Nachdem der Versuch, Windows Vista auf einem Mainboard mit einem solchen Chipsatz zu installieren scheiterte, wandte man sich an Nvidia, um festzustellen, ob Treiber für das neue Betriebssystem angeboten werden. Nvidia ließ daraufhin verlauten, dass der nForce2-Chipsatz nicht mit Windows Vista kompatibel sei. Offenbar hat das Unternehmen also nicht vor, entsprechende Treiber zu entwickeln. Mit den Standard-Treiber von Microsoft sind starke Leistungseinbußen zu erwarten.
Der nForce2 bildet noch heute die Basis zahlreicher Systeme mit einem AMD Athlon XP Prozessor. Vor allem unter Overclocking-Freuden war er wegen seiner positiven Eigenschaften beliebt.
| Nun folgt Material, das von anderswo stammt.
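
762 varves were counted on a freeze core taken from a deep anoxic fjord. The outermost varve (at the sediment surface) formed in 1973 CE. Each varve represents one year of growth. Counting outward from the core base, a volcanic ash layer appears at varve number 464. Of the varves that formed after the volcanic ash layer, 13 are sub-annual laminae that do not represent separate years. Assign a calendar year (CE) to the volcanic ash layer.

The volcanic ash layer sits at varve 464 from the core base, so 762 − 464 = 298 varves formed after it.
Excluding 13 false varves: 298 − 13 = 285.
Counting back 285 years from 1973 CE places the volcanic ash layer in 1973 − 285 = 1688 CE.

1688 CE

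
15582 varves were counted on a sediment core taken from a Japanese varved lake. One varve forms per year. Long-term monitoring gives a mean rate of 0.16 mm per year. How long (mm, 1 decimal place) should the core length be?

2493.1 mm

The record spans 15582 years at 0.16 mm per year.
Length ≈ 0.16 × 15582 = 2493.1 mm.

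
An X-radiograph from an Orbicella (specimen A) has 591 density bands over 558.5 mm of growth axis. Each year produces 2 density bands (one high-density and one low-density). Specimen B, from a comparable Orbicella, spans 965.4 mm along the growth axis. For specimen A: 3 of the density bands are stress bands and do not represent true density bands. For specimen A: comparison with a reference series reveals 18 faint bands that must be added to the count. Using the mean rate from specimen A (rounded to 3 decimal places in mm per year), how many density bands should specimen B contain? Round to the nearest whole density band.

1048 density bands

Specimen A: adjusted count: 591 − 3 + 18 = 606 density bands.
Specimen A: 606 density bands at 2 per year is 606 / 2 = 303 years.
A: 558.5 mm over 303 years gives 558.5 / 303 ≈ 1.843 mm per year.
B spans 965.4 / 1.843 = 523.82 years; at 2 density bands per year that is 523.82 × 2 ≈ 1048 density bands.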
Mit Windows Vista will Nvidia offenbar seine Unterstützung für das Produkt einstellen. Wer also einen PC auf nForce2-Basis besitzt und Vista in vollem Umfang nutzen will, muss mindestens ein neues Mainboard erwerben.
Update: Besitzer von nForce2-Mainboards können eine Online-Petition unterzeichnen, die sich für die Entwicklung von Treibern für Windows Vista durch Nvidia einsetzt.